Foto Net : GM Pelindo Mengklarifikasi atas pertanyaan massa aksi (pegang mex)
DUMAI — Aliansi Rakyat untuk Keadilan (ARUK) kembali turun ke jalan untuk kedua kalinya, Rabu (29/10), dengan mengusung isu yang sama: dugaan pencemaran lingkungan di wilayah operasional pelabuhan. Aksi dimulai di depan Kantor Kesyahbandaran dan Otoritas Pelabuhan (KSOP) Dumai, kemudian berlanjut ke Kantor Pelindo Cabang Dumai sebagai titik aksi kedua.
Massa demonstran menyuarakan keresahan atas dugaan pencemaran yang mereka nilai berdampak langsung terhadap lingkungan dan masyarakat sekitar. Mereka menuntut agar pihak terkait, termasuk Pelindo, lebih transparan dalam aktivitas bongkar muat, terutama terkait komoditas bungkil yang dinilai berpotensi menimbulkan debu dan polusi udara.
Di sisi lain, General Manager Pelindo Cabang Dumai memberikan pernyataan yang menegaskan bahwa seluruh kegiatan ekspor maupun impor, termasuk komoditas bungkil, berjalan sesuai dengan ketentuan hukum dan regulasi yang berlaku. Pelindo disebut terus memastikan prosedur operasional dilakukan dengan memperhatikan aspek keselamatan, lingkungan, dan kepatuhan terhadap standar yang ditetapkan pemerintah.
Menanggapi hal itu, seorang praktisi hukum di Kota Dumai menilai bahwa pernyataan GM Pelindo sudah sejalan dengan prinsip hukum administrasi dan regulasi kepelabuhanan di Indonesia.

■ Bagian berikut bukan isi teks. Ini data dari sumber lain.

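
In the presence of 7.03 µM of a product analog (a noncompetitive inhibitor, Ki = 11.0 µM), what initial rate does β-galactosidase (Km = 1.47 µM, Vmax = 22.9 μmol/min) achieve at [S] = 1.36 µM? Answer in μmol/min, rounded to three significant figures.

6.71 μmol/min

α = 1 + [I]/Ki = 1 + 7.03/11.0 = 1.639.
For a noncompetitive inhibitor, Vmax is reduced to Vmax/α while Km is unchanged: Km,app = 1.47 µM, Vmax,app = 14.0 μmol/min.
v = Vmax,app·[S]/(Km,app + [S]) = 14.0 × 1.36/(1.47 + 1.36) = 6.71 μmol/min.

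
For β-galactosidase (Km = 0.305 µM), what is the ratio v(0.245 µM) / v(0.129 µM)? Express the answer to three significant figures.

1.50

Since Vmax cancels, v₂/v₁ = [S]₂(Km+[S]₁) / [S]₁(Km+[S]₂).
= 0.245×(0.305+0.129) / (0.129×(0.305+0.245)) = 0.1063/0.07095 = 1.50.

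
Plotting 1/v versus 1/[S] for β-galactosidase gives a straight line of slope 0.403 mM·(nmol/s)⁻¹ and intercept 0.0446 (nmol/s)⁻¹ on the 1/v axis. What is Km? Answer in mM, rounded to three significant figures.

9.04 mM

y-intercept = 1/Vmax ⇒ Vmax = 22.4 nmol/s; slope = Km/Vmax ⇒ Km = slope × Vmax.
Km = 0.403 × 22.4 = 9.04 mM.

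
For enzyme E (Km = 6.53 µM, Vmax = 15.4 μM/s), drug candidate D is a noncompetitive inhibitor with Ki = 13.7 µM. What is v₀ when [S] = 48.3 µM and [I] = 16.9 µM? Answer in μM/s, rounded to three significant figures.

α = 1 + [I]/Ki = 1 + 16.9/13.7 = 2.234.
For a noncompetitive inhibitor, Vmax is reduced to Vmax/α while Km is unchanged: Km,app = 6.53 µM, Vmax,app = 6.89 μM/s.
v = Vmax,app·[S]/(Km,app + [S]) = 6.89 × 48.3/(6.53 + 48.3) = 6.07 μM/s.

6.07 μM/s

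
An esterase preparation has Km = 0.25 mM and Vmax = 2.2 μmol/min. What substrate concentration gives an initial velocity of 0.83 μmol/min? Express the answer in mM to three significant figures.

Rearranging v = Vmax[S]/(Km+[S]) gives [S] = Km·v/(Vmax − v).
[S] = 0.25 × 0.83 / (2.2 − 0.83) = 0.2075/1.370 = 0.151 mM.

0.151 mM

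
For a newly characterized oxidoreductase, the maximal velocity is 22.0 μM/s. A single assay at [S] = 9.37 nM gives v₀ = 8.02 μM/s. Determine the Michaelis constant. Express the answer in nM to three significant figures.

16.3 nM

From v = Vmax[S]/(Km+[S]), Km = [S](Vmax − v)/v.
Km = 9.37 × (22.0 − 8.02) / 8.02 = 131.0/8.02 = 16.3 nM.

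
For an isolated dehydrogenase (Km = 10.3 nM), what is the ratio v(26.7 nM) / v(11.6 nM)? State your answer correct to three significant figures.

1.36

The fractional saturations are [S]/(Km+[S]) = 11.6/21.90 = 0.5297 and 26.7/37.00 = 0.7216.
v₂/v₁ is just their ratio: 0.7216/0.5297 = 1.36.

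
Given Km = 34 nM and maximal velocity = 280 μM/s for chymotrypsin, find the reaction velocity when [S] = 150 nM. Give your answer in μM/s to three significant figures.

228 μM/s

[S]/(Km+[S]) = 150/184.0 = 0.8152, the fractional saturation.
v = 0.8152 × Vmax = 0.8152 × 280 = 228 μM/s.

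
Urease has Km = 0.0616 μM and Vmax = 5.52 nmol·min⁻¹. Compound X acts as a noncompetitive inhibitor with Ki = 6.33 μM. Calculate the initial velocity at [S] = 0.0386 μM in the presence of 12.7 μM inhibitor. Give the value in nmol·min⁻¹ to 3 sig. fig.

With α = 1 + [I]/Ki = 1 + 12.7/6.33 = 3.006, the noncompetitive rate law is v = (Vmax/α)·[S] / (Km + [S]).
v = (5.52/3.006)×0.0386 / (0.0616 + 0.0386) = 0.07087/0.1002 = 0.707 nmol·min⁻¹.

0.707 nmol·min⁻¹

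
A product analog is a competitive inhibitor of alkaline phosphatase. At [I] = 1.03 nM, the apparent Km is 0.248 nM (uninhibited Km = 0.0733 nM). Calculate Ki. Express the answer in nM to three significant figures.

Competitive: Km,app = α·Km with α = 1 + [I]/Ki.
α = Km,app/Km = 0.248/0.0733 = 3.383.
Ki = [I]/(α − 1) = 1.03/2.383 = 0.432 nM.

0.432 nM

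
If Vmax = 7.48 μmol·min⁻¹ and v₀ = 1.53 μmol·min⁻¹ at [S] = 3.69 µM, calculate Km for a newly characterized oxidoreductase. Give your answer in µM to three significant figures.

14.4 µM

v/Vmax = 1.53/7.48 = 0.2045 = [S]/(Km+[S]).
So Km + [S] = [S]/0.2045 = 18.04 µM, giving Km = 18.04 − 3.69 = 14.4 µM.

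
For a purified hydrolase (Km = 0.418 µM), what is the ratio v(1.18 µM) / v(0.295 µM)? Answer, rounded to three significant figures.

The fractional saturations are [S]/(Km+[S]) = 0.295/0.7130 = 0.4137 and 1.18/1.598 = 0.7384.
v₂/v₁ is just their ratio: 0.7384/0.4137 = 1.78.

1.78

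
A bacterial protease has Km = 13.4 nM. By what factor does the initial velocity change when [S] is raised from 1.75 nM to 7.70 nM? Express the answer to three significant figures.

3.16

The fractional saturations are [S]/(Km+[S]) = 1.75/15.15 = 0.1155 and 7.70/21.10 = 0.3649.
v₂/v₁ is just their ratio: 0.3649/0.1155 = 3.16.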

Ia menyebut, selama tidak ada pelanggaran terhadap peraturan yang berlaku dan hasil uji lingkungan resmi belum menunjukkan adanya pencemaran yang terverifikasi, maka kegiatan ekspor-impor tidak memiliki dasar hukum untuk dihentikan.
“Pelindo memiliki tanggung jawab hukum, tetapi juga hak untuk menjalankan kegiatan usaha yang diatur secara sah oleh negara. Jika regulasi masih berlaku dan belum ada keputusan instansi teknis yang menyatakan adanya pelanggaran lingkungan, maka penghentian kegiatan justru bisa melanggar asas kepastian hukum,” ujar praktisi hukum tersebut dengan nada humanis.
Ia menambahkan, pendekatan terhadap isu lingkungan harus dilakukan secara proporsional dan berbasis data ilmiah. Pemerintah dan masyarakat sipil, menurutnya, harus sama-sama menjaga keseimbangan antara hak atas lingkungan hidup yang sehat dan hak atas kepastian hukum dalam berusaha.
“Kritik dan aksi sosial adalah bagian dari demokrasi, tapi penyelesaiannya harus berbasis pada bukti dan aturan, bukan hanya asumsi. Yang paling penting adalah membangun komunikasi antara masyarakat, pemerintah, dan perusahaan, agar semua pihak merasa dilibatkan dalam menjaga lingkungan,” tambahnya.
Aksi ARUK diakhiri dengan orasi damai dan seruan moral agar pemerintah segera menindaklanjuti keluhan masyarakat secara transparan. Hingga sore hari, situasi di lapangan terpantau kondusif di bawah pengamanan aparat kepolisian.